Berlin Für Klimaforscher Mojib Latif ist Schluss mit lustig. „Wir widersprechen vehement öffentlichen Beiträgen, die in der Bevölkerung zur Verunsicherung über die Faktenlage hinsichtlich des Klimawandels führen können“, sagte der Vorsitzende des Deutschen Klimakonsortiums (DKK) am Donnerstag in Hamburg. „Der Klimawandel ist eine Tatsache und der Mensch die Hauptursache. Ohne die menschliche Aktivität, insbesondere die Verbrennung von Kohle, Öl und Gas“, so Latif, „lassen sich die beobachtbaren Veränderungen im Klimasystem nicht erklären.“

Kritiker betonen gern, dass es über Jahrtausende einen natürlichen Wechsel von Kalt- und Warmzeiten gegeben hat. Das bestreitet auch Latif nicht, sagt aber, dass die derzeit beobachtbare schnelle Erwärmung in nur etwa 150 Jahren eine völlig neue Entwicklung sei. Der Vergleich mit früheren Warmzeiten sei unzulässig. Werde nicht gegengesteuert, drohten schwerwiegende weitverbreitete und irreversible Folgen für Menschen und Ökosysteme.

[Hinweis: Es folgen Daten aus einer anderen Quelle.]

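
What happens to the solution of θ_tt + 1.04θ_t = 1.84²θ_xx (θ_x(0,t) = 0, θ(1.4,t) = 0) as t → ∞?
θ → 0. Damping (γ=1.04) dissipates energy; oscillations decay exponentially.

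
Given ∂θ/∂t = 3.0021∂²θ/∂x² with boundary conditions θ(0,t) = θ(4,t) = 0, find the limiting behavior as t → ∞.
θ → 0. Heat diffuses out through both boundaries.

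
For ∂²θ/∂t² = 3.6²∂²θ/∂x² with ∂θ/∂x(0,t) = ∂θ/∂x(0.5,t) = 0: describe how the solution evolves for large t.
θ oscillates about a mean that drifts linearly in t (generically unbounded; no decay). There is no damping, so the nonconstant modes persist as standing waves (energy conserved, no decay). But with Neumann conditions at both ends the constant mode has eigenvalue 0: the spatial mean M(t) of θ satisfies M'' = 0, so M(t) = M(0) + M'(0)·t. Unless the initial velocity has zero mean (∫θ_t(x,0)dx = 0), the solution grows linearly in t (unbounded, though not exponentially); if it does have zero mean, the solution stays bounded and simply oscillates.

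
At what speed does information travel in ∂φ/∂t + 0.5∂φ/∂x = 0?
Speed = 0.5. Information travels along x - 0.5t = const (rightward).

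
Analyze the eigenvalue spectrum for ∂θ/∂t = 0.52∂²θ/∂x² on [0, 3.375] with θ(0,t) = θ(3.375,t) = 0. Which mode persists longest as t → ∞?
Eigenvalues: λₙ = 0.52n²π²/3.375².
First three modes:
  n=1: λ₁ = 0.52π²/3.375² ≈ 0.451
  n=2: λ₂ = 2.08π²/3.375² ≈ 1.802 (4× faster decay)
  n=3: λ₃ = 4.68π²/3.375² ≈ 4.055 (9× faster decay)
As t → ∞, higher modes decay exponentially faster. The n=1 mode dominates: θ ~ c₁ sin(πx/3.375) e^{-λ₁t}.
Decay rate: λ₁ = 0.52π²/3.375² ≈ 0.451.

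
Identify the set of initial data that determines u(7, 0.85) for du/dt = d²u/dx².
The entire real line. The heat equation has infinite propagation speed: any initial disturbance instantly affects all points (though exponentially small far away).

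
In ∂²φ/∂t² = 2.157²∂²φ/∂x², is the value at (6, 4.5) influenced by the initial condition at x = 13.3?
Yes. The domain of dependence is [-3.7065, 15.7065], and 13.3 ∈ [-3.7065, 15.7065].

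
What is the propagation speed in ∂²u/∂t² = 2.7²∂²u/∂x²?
Speed = 2.7. Information travels along characteristics x = x₀ ± 2.7t.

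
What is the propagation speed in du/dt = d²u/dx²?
Infinite. The heat equation is parabolic, not hyperbolic, so disturbances propagate instantly.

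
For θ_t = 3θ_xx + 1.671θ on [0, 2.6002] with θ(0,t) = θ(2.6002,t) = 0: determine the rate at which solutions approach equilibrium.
Eigenvalues: λₙ = 3n²π²/2.6002² - 1.671.
First three modes:
  n=1: λ₁ = 3π²/2.6002² - 1.671 ≈ 2.708
  n=2: λ₂ = 12π²/2.6002² - 1.671 ≈ 15.846
  n=3: λ₃ = 27π²/2.6002² - 1.671 ≈ 37.743
Since 3π²/2.6002² ≈ 4.379 > 1.671, all λₙ > 0.
The n=1 mode decays slowest → dominates as t → ∞.
Asymptotic: θ ~ c₁ sin(πx/2.6002) e^{-λ₁t} with decay rate λ₁ ≈ 2.708.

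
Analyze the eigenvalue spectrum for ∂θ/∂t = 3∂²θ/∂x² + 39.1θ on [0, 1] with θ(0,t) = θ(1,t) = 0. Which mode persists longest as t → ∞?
Eigenvalues: λₙ = 3n²π²/1² - 39.1.
First three modes:
  n=1: λ₁ = 3π² - 39.1 ≈ -9.491
  n=2: λ₂ = 12π² - 39.1 ≈ 79.335
  n=3: λ₃ = 27π² - 39.1 ≈ 227.379
Since 3π² ≈ 29.609 < 39.1, λ₁ < 0.
The n=1 mode grows fastest (−λₙ is largest for n=1) → dominates.
Asymptotic: θ ~ c₁ sin(πx/1) e^{9.491t} (exponential growth at rate −λ₁ ≈ 9.491).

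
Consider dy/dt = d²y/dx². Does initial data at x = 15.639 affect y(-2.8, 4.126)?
Yes, for any finite x. The heat equation has infinite propagation speed, so all initial data affects all points at any t > 0.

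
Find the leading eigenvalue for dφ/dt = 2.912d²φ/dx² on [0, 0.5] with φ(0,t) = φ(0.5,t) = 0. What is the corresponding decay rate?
Eigenvalues: λₙ = 2.912n²π²/0.5².
First three modes:
  n=1: λ₁ = 2.912π²/0.5² ≈ 114.961
  n=2: λ₂ = 11.648π²/0.5² ≈ 459.845 (4× faster decay)
  n=3: λ₃ = 26.208π²/0.5² ≈ 1034.65 (9× faster decay)
As t → ∞, higher modes decay exponentially faster. The n=1 mode dominates: φ ~ c₁ sin(πx/0.5) e^{-λ₁t}.
Decay rate: λ₁ = 2.912π²/0.5² ≈ 114.961.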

Angesichts des Treffens der Staatschefs der 20 führenden Industrienationen in Hamburg und der Dringlichkeit eines weltweiten Klimaschutzes präsentieren einen Tag vor Beginn des Gipfels deutsche Klimaforscher Fakten zum Klimawandel. Weltweit seien die Folgen des Klimawandel zu beobachten, sagte Paul Becker, Vizepräsident des Deutschen Wetterdienstes (DWD). In Deutschland zähle unter anderem das Niederschlagsverhalten dazu, etwa im Winter, aber auch die Starkregen im Sommer. Der eindeutige Nachweis einer Änderung meteorologischer Extreme sei aufgrund des sehr seltenen Auftretens solcher Ereignisse nach wie vor schwierig zu führen, sagte Becker. Klar ist aber: Starkniederschläge mit lokalen Überschwemmungen haben sich in den vergangenen Jahrzehnten gehäuft. Darauf hatte bereits das Potsdam-Institut für Klimafolgenforschung (PIK) Ende Juni hingewiesen, als Regenmassen halb Berlin lahmlegten. Ein Gradmesser sind auch die Schäden aufgrund schwerer Gewitter. Weltweit hat sich laut Daten des Rückversicherers Munich Re seit 1980 die Zahl schadensrelevanter Naturereignisse insgesamt etwa verdreifacht. „Schwergewitter in Europa richten zunehmend größere wirtschaftliche Schäden an“, sagte Peter Höppe, Leiter der Georisikoforschung von Munich Re, dem Handelsblatt. Auch in Deutschland steigen die Risiken: „Wir müssen uns auf mehr Starkregen einstellen, auf häufigere Stürme und nassere Winter – und natürlich auf den Anstieg des Meeresspiegels“, sagte Jens Kerstan, Umweltsenator in Hamburg. Die Konsequenz: „Wir erhöhen die Deiche, sorgen für vernünftige Versickerung von Regenwasser oder pflanzen klimaresistente Bäumen in Straßen und Parks.“

Folgende Fakten zum Stand der Forschung hat der Verbund der Klimaforscher, dem beispielsweise das Deutsche Klimakonsortium, die Deutsche Meteorologische Gesellschaft, Munich Re und der Deutsche Wetterdienst angehören, unter anderem zusammengetragen:

1.     Die Luft an der Erdoberfläche hat sich bereits deutlich erwärmt – und zwar um knapp ein Grad Celsius im Vergleich zu vorindustrieller Zeit. In Deutschland ist es seit 1881 im Mittel sogar um 1,4 Grad Celsius wärmer geworden und liegt damit über dem globalen Trend.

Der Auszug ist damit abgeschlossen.